6.6 Improve DiskANN on Cloud Environment

  • DiskANN are optimized prefetch with request small size IO (4kb block size)
  • frequent small size IO can be bottleneck on cloud storage like EBS gp3

  • How about bigger block packing to segment?
(example segment)
┌────────────────────────────────────────────┐
│ **Node 1**                                 │
│ Full-precision Vector (128D float32)       │ → 512B
│ Neighbor List (R=64, Node IDs)             │ → 256B
│ Padding / Reserved Space                   │ → 256B (alignment to 1KB)
├────────────────────────────────────────────┤
│ **Node 2**                                 │
│ Full-precision Vector (128D float32)       │ → 512B
│ Neighbor List (R=64, Node IDs)             │ → 256B
│ Padding / Reserved Space                   │ → 256B (alignment to 1KB)
├────────────────────────────────────────────┤
│ **Node 3**                                 │
│ Full-precision Vector (128D float32)       │ → 512B
│ Neighbor List (R=64, Node IDs)             │ → 256B
│ Padding / Reserved Space                   │ → 256B (alignment to 1KB)

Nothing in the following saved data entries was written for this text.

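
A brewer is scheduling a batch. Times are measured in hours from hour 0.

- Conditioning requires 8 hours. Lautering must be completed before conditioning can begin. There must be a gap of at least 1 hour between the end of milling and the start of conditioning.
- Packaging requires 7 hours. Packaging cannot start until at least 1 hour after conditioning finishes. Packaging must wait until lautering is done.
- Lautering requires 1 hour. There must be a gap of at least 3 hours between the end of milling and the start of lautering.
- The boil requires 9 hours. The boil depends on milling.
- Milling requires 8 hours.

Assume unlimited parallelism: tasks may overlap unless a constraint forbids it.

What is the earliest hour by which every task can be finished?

Milling can start immediately at hour 0; it finishes at hour 8.
After milling (finishes hour 8), the boil can start at hour 8 and finishes at hour 17.
Lautering cannot begin until milling (finishes hour 8, plus 3-hour gap → hour 11). It runs from hour 11 to 11 + 1 = hour 12.
Conditioning needs all of lautering (finishes hour 12); milling (finishes hour 8, plus 1-hour gap → hour 9). That puts its earliest start at hour 12; it finishes at 12 + 8 = hour 20.
Packaging cannot start until conditioning (finishes hour 20, plus 1-hour gap → hour 21); lautering (finishes hour 12). The controlling bound is hour 21, so packaging finishes at 21 + 7 = hour 28.
All tasks are finished once the last one completes. Finish times: Milling at 8, Lautering at 12, The boil at 17, Conditioning at 20, Packaging at 28. The latest is hour 28.

28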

├────────────────────────────────────────────┤
│ ... (More Nodes)                           │
├────────────────────────────────────────────┤
│ **Metadata**                               │
│ Node IDs included in segment               │ → e.g., {Node 1, Node 2, Node 3..}
│ Segment Offset Map                         │ → {Node 1 @ 0B, Node 2 @ 1KB, ...}
│ Checksum / Validation Data                 │ → For data integrity
│ Reserved Space for future use              │
└────────────────────────────────────────────┘